Define Short- and Long-Term Goals
Striking the right balance between saving for short and long term goals is key to a balanced financial life. Long term goals should receive small, consistent contributions each month - these goals have the longest to mature and can build equity slowly over time, especially if the account earns annual interest. Short term goals like taking a vacation or buying a new car can get a larger share of what you set aside for saving each month, since you want to reach these more quickly and start enjoying them! The Balance even recommends using some of your disposable income to put towards these savings goals, and to never use long term savings to make short term purchases, which can seriously damage the growth potential of your nest egg over the long run.

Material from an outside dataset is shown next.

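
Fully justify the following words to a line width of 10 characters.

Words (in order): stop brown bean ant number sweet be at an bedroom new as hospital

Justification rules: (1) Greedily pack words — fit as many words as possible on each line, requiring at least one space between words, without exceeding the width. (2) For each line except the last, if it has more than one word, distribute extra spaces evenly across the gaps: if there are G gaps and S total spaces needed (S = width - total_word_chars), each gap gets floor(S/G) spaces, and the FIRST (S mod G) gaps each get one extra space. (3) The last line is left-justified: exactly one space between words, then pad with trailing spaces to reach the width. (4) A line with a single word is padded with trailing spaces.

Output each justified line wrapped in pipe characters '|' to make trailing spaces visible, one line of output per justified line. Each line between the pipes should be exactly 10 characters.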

Keep an Eye on Retirement Savings
Ally Bank takes a note from the St. Louis Federal Reserve and provides a helpful guideline for retirement savings at different milestones of your working life. A household earning the median US income of about $59,000 per year should aim to have about the equivalent of one year's earnings saved by the time the head of house is 30, or about $59,000. Each decade after should increase the multiple on earnings by two, so at 40 your goal should be retirement savings of about $177,000, and by 60 a healthy retirement account should hold over $413,000.
Don't Forget About Education
Many parents want to make sure their children have the option of pursuing a higher education once they finish high school. The expense for college in the US has grown significantly in the past 20 years and shows no signs of slowing down. Money Crashers recommends that once you are able to consistently put away enough to satisfy retirement savings, additional savings should be directed to a 529 savings plan or other financial vehicle that will give you a tax advantage while you save.
Saving can seem like an afterthought, but putting money away each month for the future has never been more important. Use these tips to get a handle on how much you should save each month and watch your nest egg grow alongside your peace of mind.